The cycle/walkway is one of two soon to be installed in the District, with this link on the other side of the railway line from Lineside Road.

Work is scheduled to start on the cycle/walk way later this year, and it will be followed by a similar one between Woodend and Rangiora which will get under way in 2018.

The move to name the Kaiapoi-Rangiora link celebrates the upcoming centenary of the battle, which saw New Zealand troops including some from the Waimakariri District – fight and die alongside their British, Australian and Canadian counterparts.

The 100-day battle on the Western front was the biggest tragedy in New Zealand military history.  In the attack on the first day, 845 New Zealanders lost their lives, more than any other in single event in our post-1840 history. Our fledgling nation shared in the 245,000 casualties sustained by the troops of the then British Empire during a futile attempt to break the four-year stalemate on the Western Front in Belgium and France.

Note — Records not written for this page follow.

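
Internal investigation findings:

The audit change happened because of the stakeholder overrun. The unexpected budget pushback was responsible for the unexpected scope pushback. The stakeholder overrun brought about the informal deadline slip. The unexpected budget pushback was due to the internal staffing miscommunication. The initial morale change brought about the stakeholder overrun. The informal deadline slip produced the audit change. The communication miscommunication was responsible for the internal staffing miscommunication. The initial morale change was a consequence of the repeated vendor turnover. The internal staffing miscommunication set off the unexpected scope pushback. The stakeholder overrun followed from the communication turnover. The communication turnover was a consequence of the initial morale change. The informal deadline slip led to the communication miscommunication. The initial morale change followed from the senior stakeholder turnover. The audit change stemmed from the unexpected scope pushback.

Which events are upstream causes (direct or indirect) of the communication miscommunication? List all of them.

the communication turnover, the informal deadline slip, the initial morale change, the repeated vendor turnover, the senior stakeholder turnover, the stakeholder overrun

Immediate cause of the communication miscommunication: the informal deadline slip.
Further upstream: the senior stakeholder turnover, the initial morale change, the communication turnover, the stakeholder overrun, the repeated vendor turnover.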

Waimakariri has a special link to the battle, being twinned with the Belgian municipality of Zonnebeke, which includes the Passchendaele battlefield.

The link is supported locally by the Waimakariri-Passchendaele Trust, chaired by Mayor David Ayers.

Both the Trust and the council will be represented at the centenary commemorations in Belgium later in the year.

The Trust includes representation from both the Kaiapoi and Rangiora RSAs along with others.

Zonnebeke hosts a military history museum that is devoted to the events at Passchendaele and has proved a major attraction since it opened on ANZAC Day in 2004.

Such has been its popularity, last year saw its millionth visitor, with that honour falling to WDC employee Adrienne Smith during her visit to the battlefield.

Near the museum, there is also a visitor centre outside the famous Tyne Cot Cemetery where a large number of the dead were laid to rest.

The two sites are linked by the restored Ypres-Roulers railway across which visitors can retrace the attack of October 4, 1917.  

Between August 1914 and demobilisation in 1919, a total of 110,386 New Zealand men and women participated in the First World War.

This number represented 10 percent of a young nation whose population was 1,089,825 at the time.

Just shy of 20 percent of those who served made the ultimate sacrifice, with 18,166 killed and many more wounded.